Dementia is a clinical syndrome and at one level simply implies brain failure (analogous to heart failure or liver failure). Any clinician with the proper skills and access to all the relevant information should be able to make a diagnosis of dementia. This includes colleagues in primary care who feel willing, able and supported to make the diagnosis.
While NICE guidance suggests that memory clinics should be the single point of referral for the diagnosis of ‘dementia syndrome’, in some cases it may be inappropriate, for example where patients are frail or clearly have dementia syndrome but refuse referral.
In terms of brain scanning, the NICE Dementia Guideline states “Imaging may not always be needed in those presenting with moderate to severe dementia, if the diagnosis is already clear.” This may particularly apply to older and frailer patients with established dementia.
A diagnosis of dementia allows for advanced care planning and prompt discussion with family and carers about escalation planning to help prevent inappropriate admissions. It is well documented that hospital admissions can be highly distressing for patients with dementia and their families and very challenging for acute hospital units. Length of stay tends to be longer and readmission rates are higher in patients with dementia.

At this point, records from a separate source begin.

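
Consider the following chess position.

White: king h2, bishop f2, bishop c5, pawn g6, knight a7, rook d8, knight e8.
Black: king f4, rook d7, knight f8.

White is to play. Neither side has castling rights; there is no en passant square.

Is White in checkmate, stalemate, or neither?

neither

White to move; white king on h2.
In check: no.
Legal moves for White include: Ng7, Nc7, Nf6, Nd6, Rc8, Rb8, Ra8, Rxd7, Nc8, Nc6, Nb5, Bxf8, Be7, Bd6+, Bb6, Bcd4, Bb4, Bce3+, ... (list truncated; more exist).
White has legal moves and is not in check → neither.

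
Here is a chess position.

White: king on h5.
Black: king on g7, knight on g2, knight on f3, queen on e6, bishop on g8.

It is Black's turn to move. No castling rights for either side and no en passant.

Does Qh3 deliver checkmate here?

After Qh3: white king on h5; in check: yes, from the black queen on h3.
King squares — g4: attacked by Qh3; h4: attacked by Ng2; g5: attacked by Nf3; g6: attacked by Kg7; h6: attacked by Qh3.
White has no legal moves → checkmate.

yes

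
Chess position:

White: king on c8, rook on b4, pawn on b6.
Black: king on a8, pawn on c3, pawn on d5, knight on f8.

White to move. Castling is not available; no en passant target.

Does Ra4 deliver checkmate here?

yes

After Ra4: black king on a8; in check: yes, from the white rook on a4.
King squares — a7: attacked by Ra4; b7: attacked by Kc8; b8: attacked by Kc8.
Black has no legal moves → checkmate.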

It is also important that we diagnose and code patients with dementia so that their risk of delirium may be understood should they need to go to hospital. A diagnosis can also explain some behaviour’s and may help moderate use of antipsychotic drugs.
Dementia diagnosis is a two stage process. First, you need to differentiate it from depression, delirium, the effect of drugs and the changes in memory expected as part of normal ageing. Two key features for a diagnosis of dementia are that the patient’s symptoms should affect daily living activities and be progressive. Second is to determine the cause of condition – the most common causes are Alzheimer’s disease, vascular dementia and Lewy body dementia.